Tankersley believes that World War II was very important and that Germany and Japan had to be stopped. But the toll was immense and he will always remember the POWs he encountered.
“My chief petty officer during the Korean War was a prisoner of war for 57 months,” Tankersley said. “He was captured on the Corregidor death march. He told me a lot of the stuff that went on. They treated the medical personnel really badly. It was a result of his suffering that he became an alcoholic. He was able to stay in the Navy but he would come in and he would be suffering from alcohol and I would take him downstairs to the storeroom and I had a cart down there and I let him lay down and sleep it off. Another POW was a friend of mine and he was captured in Germany. He survived and made it back to the states but never got his weight back. He was always skin and bones after being a POW.
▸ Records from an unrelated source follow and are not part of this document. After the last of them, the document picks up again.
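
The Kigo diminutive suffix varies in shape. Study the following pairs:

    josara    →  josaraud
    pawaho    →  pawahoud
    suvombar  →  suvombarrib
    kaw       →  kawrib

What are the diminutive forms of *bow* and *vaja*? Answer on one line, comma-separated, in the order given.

bowrib, vajaud

The pattern is consonant vs. vowel: -rib when the stem ends in a consonant (*suvombar*, *kaw*); -ud when the stem ends in a vowel (*josara*, *pawaho*).
*bow* — final sound /w/ (a consonant) → -rib → *bowrib*.
Since the final sound of *vaja* is /a/ (a vowel), it takes -ud, giving *vajaud*.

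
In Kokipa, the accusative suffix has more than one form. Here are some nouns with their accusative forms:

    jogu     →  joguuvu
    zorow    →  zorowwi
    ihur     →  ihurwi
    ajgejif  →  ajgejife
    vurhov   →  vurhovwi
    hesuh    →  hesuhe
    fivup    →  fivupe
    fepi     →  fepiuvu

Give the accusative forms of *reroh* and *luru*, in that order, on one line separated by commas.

Looking at the final sound of each stem: -e when the stem ends in a voiceless consonant (*ajgejif*, *hesuh*, *fivup*); -wi when the stem ends in a voiced consonant (*zorow*, *ihur*, *vurhov*); -uvu when the stem ends in a vowel (*jogu*, *fepi*).
*reroh*: final sound = /h/, a voiceless consonant → -e → *rerohe*.
*luru*: final sound = /u/, a vowel → -uvu → *luruuvu*.

rerohe, luruuvu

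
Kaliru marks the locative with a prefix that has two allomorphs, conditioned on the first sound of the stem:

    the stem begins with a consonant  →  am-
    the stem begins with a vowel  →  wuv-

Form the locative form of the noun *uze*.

wuvuze

Since the first sound of *uze* is /u/ (a vowel), it takes wuv-, giving *wuvuze*.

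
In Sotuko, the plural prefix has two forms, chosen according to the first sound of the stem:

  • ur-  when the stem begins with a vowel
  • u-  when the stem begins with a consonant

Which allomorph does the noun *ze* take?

The first sound of *ze* is /z/, which is a consonant, so the prefix is u-.

u-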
After the wars, Tankersley worked for General Motors as a quality control supervisor. He was also a fire chief. When he retired he and his wife, moved to Lake of the Ozarks where he got involved with the volunteer fire department. He also served as deputy sheriff.
He now lives at Senior Star at Wexford Place assisted living in Kansas City with his wife Mary. They have five children.
He has come to terms with the bad memories of his time in the service and he said he doesn’t really think about them anymore.
“War is hell but somebody’s got to do it,” said Tankersley.